Saturday, March 18, 2017

Finding the Links to the Peoples Who Made Us What We Are

Yesterday was revelatory in watching the history of the Dark Ages since that made clear some of the influences on England and Western culture as a whole through the period plus it revealed where these influences originated.  (Ithaka:  Exceptional View of the Dark Ages from the History Channel)

The Who sang many times about "Who Are You?" but people still don't know and one example was when Brits were mocking krautrock when, in fact, Brits are Krauts due to heavy influence from Germanic tribes (e.g. Angles, Saxons).


There was a huge chunk of that influence yesterday in clarifying the much larger role of the Franks in European history up until the Norman Conquest and I still need to read / watch videos further to discover why Britain didn't end up French as a result of that.  The Germanic tribes came after by about three to four hundred years, I believe, and they wound up having a profound influence all the way through to America today.

That gap needs to be explained and I've got a time sync problem since the Romans were in Britain until, I think, about the Fourth Century but that term may be used indiscriminately regarding the first and second.  The first was the original Roman Empire with Caesar and all the lads; the second was the reunified Roman Empire which was really Frankish under Charlemagne.  If my guess is correct then it's the Frankish Roman Empire which was in Britain and the same one which Boadicea / Boudika, Queen of the Iceni, slaughtered but was subsequently slaughtered back after they regrouped.


I don't believe there's need to justify this approach when the American Midwest is loaded with Germans and the influences of that culture.  Germany has easily been the most dominating force in America after the English root ... which was also heavily-influenced.  Cincinnati remains heavily Germanic to this day and they delight in it although Cincinnati did its best for food when it looked to the Greeks (e.g.
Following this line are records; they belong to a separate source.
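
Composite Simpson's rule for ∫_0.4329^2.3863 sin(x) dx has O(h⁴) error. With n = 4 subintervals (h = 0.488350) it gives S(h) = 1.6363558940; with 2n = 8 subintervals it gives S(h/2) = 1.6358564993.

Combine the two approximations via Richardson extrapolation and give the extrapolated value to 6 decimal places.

1.635823

r = 4, so 2^r = 16.
Weighted: 26.1737039888 − 1.6363558940 = 24.5373480948
Denominator 16 − 1 = 15.
Result: 1.6358232063
Gap between inputs: 4.994e-04; correction applied: −0.0000332930.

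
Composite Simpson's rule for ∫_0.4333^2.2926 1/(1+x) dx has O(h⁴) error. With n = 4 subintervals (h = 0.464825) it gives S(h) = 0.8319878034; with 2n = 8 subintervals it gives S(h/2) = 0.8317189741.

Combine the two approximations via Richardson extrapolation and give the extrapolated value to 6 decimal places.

0.831701

With r = 4 the leading error scales as h^4, so the weight is 2^4 = 16.
Weighted: 13.3075035856 − 0.8319878034 = 12.4755157822
Extrapolated: 12.4755157822 / 15 = 0.8317010521
Gap between inputs: 2.688e-04; correction applied: −0.0000179220.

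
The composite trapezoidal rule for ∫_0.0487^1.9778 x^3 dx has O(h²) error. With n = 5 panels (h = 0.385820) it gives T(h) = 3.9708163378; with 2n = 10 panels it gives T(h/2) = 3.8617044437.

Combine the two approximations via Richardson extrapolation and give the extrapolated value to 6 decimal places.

With r = 2 the leading error scales as h^2, so the weight is 2^2 = 4.
4×3.8617044437 = 15.4468177748; 15.4468177748 − 3.9708163378 = 11.4760014370
Extrapolated: 11.4760014370 / 3 = 3.8253338123

3.825334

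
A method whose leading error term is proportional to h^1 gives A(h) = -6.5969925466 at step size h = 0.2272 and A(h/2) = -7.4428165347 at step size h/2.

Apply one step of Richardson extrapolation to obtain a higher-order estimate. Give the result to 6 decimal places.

r = 1, so 2^r = 2.
Numerator 2*A(h/2) − A(h) = 2*(-7.4428165347) − (-6.5969925466) = -8.2886405228
Divide by 2^1 − 1 = 1.
R = (-8.2886405228)/1 = -8.2886405228
Correction |R − A(h/2)| = 8.458e-01; gap |A(h/2) − A(h)| = 8.458e-01.

-8.288641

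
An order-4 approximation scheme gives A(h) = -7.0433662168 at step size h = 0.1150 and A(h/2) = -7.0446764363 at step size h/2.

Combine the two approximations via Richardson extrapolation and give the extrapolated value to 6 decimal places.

Order 4 gives 2^r = 16 and 2^r − 1 = 15.
Numerator 16×A(h/2) − A(h) = 16×(-7.0446764363) − (-7.0433662168) = -105.6714567640
Divide by 2^4 − 1 = 15.
Extrapolated: (-105.6714567640) / 15 = -7.0447637843

-7.044764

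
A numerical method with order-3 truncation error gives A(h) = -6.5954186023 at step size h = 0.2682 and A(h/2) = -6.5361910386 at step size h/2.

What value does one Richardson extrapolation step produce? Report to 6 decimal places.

-6.527730

r = 3: numerator weight 8, denominator 7.
A(h/2) − A(h) = -6.5361910386 − (-6.5954186023) = 0.0592275637
Correction (A(h/2) − A(h))/(8 − 1) = 0.0592275637/7 = 0.0084610805
R = A(h/2) + (A(h/2) − A(h))/7 = -6.5361910386 + 0.0084610805 = -6.5277299581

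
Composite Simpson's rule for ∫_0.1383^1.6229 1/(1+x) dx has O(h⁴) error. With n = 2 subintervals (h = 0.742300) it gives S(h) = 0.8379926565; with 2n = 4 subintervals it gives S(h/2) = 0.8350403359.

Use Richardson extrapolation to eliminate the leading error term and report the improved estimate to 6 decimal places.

r = 4: numerator weight 16, denominator 15.
Top: 16(0.8350403359) − (0.8379926565) = 12.5226527179
12.5226527179 ÷ 15 = 0.8348435145

0.834844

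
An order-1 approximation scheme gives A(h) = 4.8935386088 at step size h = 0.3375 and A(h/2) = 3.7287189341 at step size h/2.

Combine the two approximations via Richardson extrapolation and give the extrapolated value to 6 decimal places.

2.563899

With r = 1 the leading error scales as h^1, so the weight is 2^1 = 2.
Weighted: 7.4574378682 − 4.8935386088 = 2.5638992594
R = 2.5638992594/1 = 2.5638992594
Gap between inputs: 1.165e+00; correction applied: −1.1648196747.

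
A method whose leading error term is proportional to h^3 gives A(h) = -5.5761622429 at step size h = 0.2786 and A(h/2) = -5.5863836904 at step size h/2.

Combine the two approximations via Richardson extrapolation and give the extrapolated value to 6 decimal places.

Order 3 gives 2^r = 8 and 2^r − 1 = 7.
8*(-5.5863836904) = -44.6910695232; (-44.6910695232) − (-5.5761622429) = -39.1149072803
Extrapolated: (-39.1149072803) / 7 = -5.5878438972

-5.587844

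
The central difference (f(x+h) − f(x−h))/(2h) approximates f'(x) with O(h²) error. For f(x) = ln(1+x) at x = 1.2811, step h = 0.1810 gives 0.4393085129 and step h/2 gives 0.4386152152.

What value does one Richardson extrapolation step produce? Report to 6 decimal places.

With r = 2 the leading error scales as h^2, so the weight is 2^2 = 4.
A(h/2) − A(h) = 0.4386152152 − 0.4393085129 = -0.0006932977
Correction (A(h/2) − A(h))/(4 − 1) = (-0.0006932977)/3 = -0.0002310992
R = A(h/2) + (A(h/2) − A(h))/3 = 0.4386152152 − 0.0002310992 = 0.4383841160
Gap between inputs: 6.933e-04; correction applied: −0.0002310992.

0.438384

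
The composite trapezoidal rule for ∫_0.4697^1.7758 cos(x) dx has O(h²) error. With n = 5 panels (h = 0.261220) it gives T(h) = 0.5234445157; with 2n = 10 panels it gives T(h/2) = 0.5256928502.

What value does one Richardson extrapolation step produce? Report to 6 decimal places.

r = 2, so 2^r = 4.
4×0.5256928502 = 2.1027714008; 2.1027714008 − 0.5234445157 = 1.5793268851
1.5793268851 ÷ 3 = 0.5264422950
Shift from A(h/2): +0.0007494448.

0.526442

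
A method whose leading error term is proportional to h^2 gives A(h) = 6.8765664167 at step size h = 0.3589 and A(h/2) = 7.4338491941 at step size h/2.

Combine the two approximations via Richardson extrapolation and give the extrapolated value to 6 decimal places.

7.619610

With r = 2 the leading error scales as h^2, so the weight is 2^2 = 4.
Numerator 4 × A(h/2) − A(h) = 4 × 7.4338491941 − 6.8765664167 = 22.8588303597
Denominator 4 − 1 = 3.
Result: 7.6196101199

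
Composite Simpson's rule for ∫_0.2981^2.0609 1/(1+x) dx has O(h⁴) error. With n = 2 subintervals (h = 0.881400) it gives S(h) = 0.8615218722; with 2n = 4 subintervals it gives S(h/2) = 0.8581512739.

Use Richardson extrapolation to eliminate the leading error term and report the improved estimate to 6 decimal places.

0.857927

Order 4 gives 2^r = 16 and 2^r − 1 = 15.
16 × 0.8581512739 = 13.7304203824; subtract 0.8615218722 → 12.8688985102
12.8688985102 ÷ 15 = 0.8579265673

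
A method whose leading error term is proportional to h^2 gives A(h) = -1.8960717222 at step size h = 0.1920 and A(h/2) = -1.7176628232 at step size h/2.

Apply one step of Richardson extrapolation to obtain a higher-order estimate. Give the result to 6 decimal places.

Leading term ∝ h^2; use weight 4 = 2^2.
2^2 × A(h/2) = -6.8706512928; minus A(h) gives -4.9745795706.
(-4.9745795706) ÷ 3 = -1.6581931902
Shift from A(h/2): +0.0594696330.

-1.658193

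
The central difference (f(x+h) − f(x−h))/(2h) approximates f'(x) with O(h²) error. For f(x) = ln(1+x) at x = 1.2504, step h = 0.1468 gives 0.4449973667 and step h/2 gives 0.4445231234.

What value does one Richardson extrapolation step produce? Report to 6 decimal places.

0.444365

r = 2, so 2^r = 4.
4·0.4445231234 = 1.7780924936; 1.7780924936 − 0.4449973667 = 1.3330951269
(4·0.4445231234 − 0.4449973667)/(4 − 1) = 0.4443650423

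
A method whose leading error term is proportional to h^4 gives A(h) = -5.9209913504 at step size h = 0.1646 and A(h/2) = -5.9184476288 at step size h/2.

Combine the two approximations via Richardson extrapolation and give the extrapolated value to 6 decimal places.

r = 4: numerator weight 16, denominator 15.
A(h/2) − A(h) = -5.9184476288 − (-5.9209913504) = 0.0025437216
Correction (A(h/2) − A(h))/(16 − 1) = 0.0025437216/15 = 0.0001695814
R = A(h/2) + (A(h/2) − A(h))/15 = -5.9184476288 + 0.0001695814 = -5.9182780474
Gap between inputs: 2.544e-03; correction applied: +0.0001695814.

-5.918278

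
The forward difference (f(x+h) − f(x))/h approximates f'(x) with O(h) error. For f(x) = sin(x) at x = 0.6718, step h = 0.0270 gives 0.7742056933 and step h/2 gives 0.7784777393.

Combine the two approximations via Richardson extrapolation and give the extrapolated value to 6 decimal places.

Method order is 1; weight 2^1 = 2.
Difference of the inputs: 0.7784777393 − 0.7742056933 = 0.0042720460
Correction (A(h/2) − A(h))/(2 − 1) = 0.0042720460/1 = 0.0042720460
R = A(h/2) + (A(h/2) − A(h))/1 = 0.7784777393 + 0.0042720460 = 0.7827497853
Correction |R − A(h/2)| = 4.272e-03; gap |A(h/2) − A(h)| = 4.272e-03.

0.782750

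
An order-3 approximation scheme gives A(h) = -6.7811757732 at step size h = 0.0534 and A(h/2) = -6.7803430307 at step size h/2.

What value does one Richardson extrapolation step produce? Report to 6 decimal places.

-6.780224

Order 3 gives 2^r = 8 and 2^r − 1 = 7.
8·(-6.7803430307) = -54.2427442456; subtract (-6.7811757732) → -47.4615684724
R = (-47.4615684724)/7 = -6.7802240675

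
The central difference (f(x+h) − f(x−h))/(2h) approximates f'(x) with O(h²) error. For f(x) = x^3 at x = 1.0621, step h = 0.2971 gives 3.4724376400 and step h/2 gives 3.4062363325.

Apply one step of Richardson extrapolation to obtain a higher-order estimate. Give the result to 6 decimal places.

3.384169

r = 2: numerator weight 4, denominator 3.
4·3.4062363325 = 13.6249453300; subtract 3.4724376400 → 10.1525076900
R = 10.1525076900/3 = 3.3841692300
Correction |R − A(h/2)| = 2.207e-02; gap |A(h/2) − A(h)| = 6.620e-02.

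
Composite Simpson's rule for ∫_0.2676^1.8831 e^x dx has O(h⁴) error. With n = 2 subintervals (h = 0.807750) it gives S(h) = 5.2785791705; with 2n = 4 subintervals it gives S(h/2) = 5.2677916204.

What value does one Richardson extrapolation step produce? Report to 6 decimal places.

5.267072

Error is O(h^4); halving h shrinks it by 2^4 = 16.
Difference of the inputs: 5.2677916204 − 5.2785791705 = -0.0107875501
Divide by 2^4 − 1 = 15: (-0.0107875501)/15 = -0.0007191700
R = 5.2677916204 − 0.0007191700 = 5.2670724504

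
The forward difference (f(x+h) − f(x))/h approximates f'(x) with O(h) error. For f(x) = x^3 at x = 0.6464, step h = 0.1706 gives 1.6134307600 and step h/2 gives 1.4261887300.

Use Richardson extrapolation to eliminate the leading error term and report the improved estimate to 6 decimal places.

r = 1, so 2^r = 2.
2 × 1.4261887300 − 1.6134307600 = 1.2389467000
R = 1.2389467000/1 = 1.2389467000
Gap between inputs: 1.872e-01; correction applied: −0.1872420300.

1.238947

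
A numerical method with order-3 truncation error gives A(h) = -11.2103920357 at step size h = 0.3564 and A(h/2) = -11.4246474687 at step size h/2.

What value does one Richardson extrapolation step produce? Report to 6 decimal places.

-11.455255

Method order is 3; weight 2^3 = 8.
8*(-11.4246474687) = -91.3971797496; (-91.3971797496) − (-11.2103920357) = -80.1867877139
Divide by 2^3 − 1 = 7.
R = (-80.1867877139)/7 = -11.4552553877
Correction |R − A(h/2)| = 3.061e-02; gap |A(h/2) − A(h)| = 2.143e-01.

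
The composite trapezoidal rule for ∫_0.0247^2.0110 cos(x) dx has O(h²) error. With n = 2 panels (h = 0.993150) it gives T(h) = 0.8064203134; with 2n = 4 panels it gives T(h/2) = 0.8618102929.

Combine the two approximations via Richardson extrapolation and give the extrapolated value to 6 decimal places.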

Skyline Chili).

In radical contrast, the most successful restaurants in this heavily-Germanic town are French.  The Maisonette and Pigall's were two five-star French restaurants in which the city took great pride.  Maybe it was the only city in the country which had two five stars at the same time?

Note:  Mystery Lady and I did try that for size once or twice but that's got to be one of the most uncomfortable experiences life has to offer the Silas.  I felt like a catfish trying to run at the damn Kentucky Derby, fer chrissakes.  Some really dig that high life but, man, I ain't the one (larfs).


There's kozmik fascination in this for me because it's indisputably that which made us what we are.  We had almost no connection with the Russian nor Asiatic tribes but we did on this side of the world. Similar flows of movement I'm sure exist within those realms but I have not studied them since the motivation is not the same.

Note:  that needs more study regarding Mongol invasions and how much influence that culture delivered.


People talk of roots sometimes and the ones I'm chasing should go back all the way to the Garden of Eden, right?

If you were really, really good enough then it should be possible to trace the genealogy all the way back.  I know some claim that and, sure, it's a giggle but you could do it if you had all the information.

There's no intention to prove the existence of the Garden of Eden beyond a metaphor and maybe the nearest physical representation is the Olduvai Gorge where the Leakeys dug up so many of our oldest ancestors.  If we had all the information then we should be able to trace the bloodline all the way back.

Ed:  if you dig for roots any deeper then you should come out the other side of the Earth!

Negatory on that since digging deep enough means we should run into roots coming down from the other side of the Earth and then we have hit the foundation from whence it all began.  The only other direction leads to monkeys.


I had a book at one time and it was too big to travel well so it's gone now but it was a global timeline of history all the way back to being slime molds or some such.  The genius in it is there were one sentence snapshots from around the world at each major time break from then to present.  For example, it would show the Mayans were in their heyday somewhere around the peak of Charlemagne's reunified Roman Empire.

Note:  that's off the top of my head but I think it's generally accurate.  The point is the book would resolve matters like that instantly.  Let's see, in the Year 1000, this was happening and pop, pop, pop, I could see it around the world.  Other than a book of Dali's paintings, there are few books better suited to stoners.


This may be boring people so extremely their eyes will never have the capability to shed another tear but you made it this far into the article so there must be some kind of simpatico.  I've been picking up bits and pieces of the story through my life from different views and it's starting to gel quite nicely.

Byrne:  you're still trying to make sense!

That's the hell of it, mate.  Some of it actually does make sense.